Note to sellers: A portfolio containing managers with robust ESG policies is a more enticing proposition.

When Coller Capital hired its first ESG chief back in 2016, it got us thinking about that role.

The need for an environmental, social and governance guru at a direct investing private equity firm is clear. You can look at an asset – whether you own it yet or not – and make a call as to what ESG risks need to be managed; and what value creation opportunities exist around sustainability.

The same role at a secondaries firm has a less obvious remit. You are presented with a potential acquisition of a portfolio of fund stakes with underlying companies numbering in the hundreds. It’s a different proposition altogether.

LGT Capital Partners’ secondaries partner Martha Heitmann shed some light on that proposition in a Q&A this week. The firm, she says, always performs bottom-up research on underlying companies and “if the transaction comprises multiple funds, which are often mature portfolios that are partially or fully invested, this can at times add considerable extra work compared to a single primary fund ESG due diligence”. It sounds like a lot of work.

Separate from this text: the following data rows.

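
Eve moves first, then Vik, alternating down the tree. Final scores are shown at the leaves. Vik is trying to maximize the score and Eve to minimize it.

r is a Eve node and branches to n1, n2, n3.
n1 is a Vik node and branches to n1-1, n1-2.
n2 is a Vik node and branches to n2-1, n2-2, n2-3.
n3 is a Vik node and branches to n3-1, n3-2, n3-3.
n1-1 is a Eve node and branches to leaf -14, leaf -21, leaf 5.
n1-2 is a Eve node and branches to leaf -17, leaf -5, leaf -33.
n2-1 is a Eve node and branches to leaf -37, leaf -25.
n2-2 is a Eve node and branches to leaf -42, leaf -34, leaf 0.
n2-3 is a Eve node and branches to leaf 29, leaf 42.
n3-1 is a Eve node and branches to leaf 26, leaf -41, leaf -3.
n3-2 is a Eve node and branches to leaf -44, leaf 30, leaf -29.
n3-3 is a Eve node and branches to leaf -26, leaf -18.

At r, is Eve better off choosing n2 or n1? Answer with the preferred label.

n1

n2-1 (Eve): min(-37, -25) = -37
n2-2 (Eve): min(-42, -34, 0) = -42
n2-3 (Eve): min(29, 42) = 29
n2 (Vik): max(-37, -42, 29) = 29
n1-1 (Eve): min(-14, -21, 5) = -21
n1-2 (Eve): min(-17, -5, -33) = -33
n1 (Vik): max(-21, -33) = -21
Eve prefers the lower value; n2=29, n1=-21. n1 is better since -21 < 29.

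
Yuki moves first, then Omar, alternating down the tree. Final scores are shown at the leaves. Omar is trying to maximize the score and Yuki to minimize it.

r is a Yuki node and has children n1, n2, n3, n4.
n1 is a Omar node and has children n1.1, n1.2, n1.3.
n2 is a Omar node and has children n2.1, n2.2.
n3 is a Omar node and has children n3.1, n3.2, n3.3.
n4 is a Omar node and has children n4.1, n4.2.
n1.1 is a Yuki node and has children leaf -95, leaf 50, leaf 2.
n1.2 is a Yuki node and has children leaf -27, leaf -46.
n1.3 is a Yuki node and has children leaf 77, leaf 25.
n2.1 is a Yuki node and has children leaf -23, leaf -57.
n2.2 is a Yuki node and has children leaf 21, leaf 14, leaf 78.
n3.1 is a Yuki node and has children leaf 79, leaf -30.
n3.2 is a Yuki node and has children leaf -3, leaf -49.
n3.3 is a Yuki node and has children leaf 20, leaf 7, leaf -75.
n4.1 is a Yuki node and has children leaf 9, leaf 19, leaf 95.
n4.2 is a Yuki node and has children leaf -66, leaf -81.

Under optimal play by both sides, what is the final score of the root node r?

-30

n1.1 (Yuki): min(-95, 50, 2) = -95
n1.2 (Yuki): min(-27, -46) = -46
n1.3 (Yuki): min(77, 25) = 25
n1 (Omar): max(-95, -46, 25) = 25
n2.1 (Yuki): min(-23, -57) = -57
n2.2 (Yuki): min(21, 14, 78) = 14
n2 (Omar): max(-57, 14) = 14
n3.1 (Yuki): min(79, -30) = -30
n3.2 (Yuki): min(-3, -49) = -49
n3.3 (Yuki): min(20, 7, -75) = -75
n3 (Omar): max(-30, -49, -75) = -30
n4.1 (Yuki): min(9, 19, 95) = 9
n4.2 (Yuki): min(-66, -81) = -81
n4 (Omar): max(9, -81) = 9
r (Yuki): min(25, 14, -30, 9) = -30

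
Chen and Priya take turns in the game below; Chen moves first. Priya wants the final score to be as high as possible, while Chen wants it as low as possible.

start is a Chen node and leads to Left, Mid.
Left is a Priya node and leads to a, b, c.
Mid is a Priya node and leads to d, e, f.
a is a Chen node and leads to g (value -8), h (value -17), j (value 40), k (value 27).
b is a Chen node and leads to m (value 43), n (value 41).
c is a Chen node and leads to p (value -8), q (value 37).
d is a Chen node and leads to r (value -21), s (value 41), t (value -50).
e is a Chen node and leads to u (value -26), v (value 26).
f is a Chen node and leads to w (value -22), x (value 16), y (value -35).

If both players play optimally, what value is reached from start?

a (Chen): min(-8, -17, 40, 27) = -17
b (Chen): min(43, 41) = 41
c (Chen): min(-8, 37) = -8
Left (Priya): max(-17, 41, -8) = 41
d (Chen): min(-21, 41, -50) = -50
e (Chen): min(-26, 26) = -26
f (Chen): min(-22, 16, -35) = -35
Mid (Priya): max(-50, -26, -35) = -26
start (Chen): min(41, -26) = -26

-26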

The firm then leans on its existing ESG analysis carried out by its primaries team on the manager itself, evaluating the manager’s ESG practices “in an institutionalised, systematic way”.

LGT, it is fair to say, is a leading voice on ESG. Its managing partner Tycho Sneyers is one of three “non asset owners” to sit on the board for UN Principles for Responsible Investment board, and it publishes an annual report aggregating data from 304 of its general partners on their ESG policies.

So can an ESG red flag from a single portfolio company scupper a secondaries deal? It is possible, but unlikely. The buyer would sooner carve out a specific line item or find a solution with the particular GP (like opting out of that one company) before walking away from a transaction, says Heitmann.

One key takeaway from the conversation: secondaries transactions often have short deadlines with limited time for due diligence compared to primary investments, says Heitmann. If managers within the portfolio already have robust ESG standards in place, buyers will face fewer hurdles in acquiring them.

Something for sellers to bear in mind.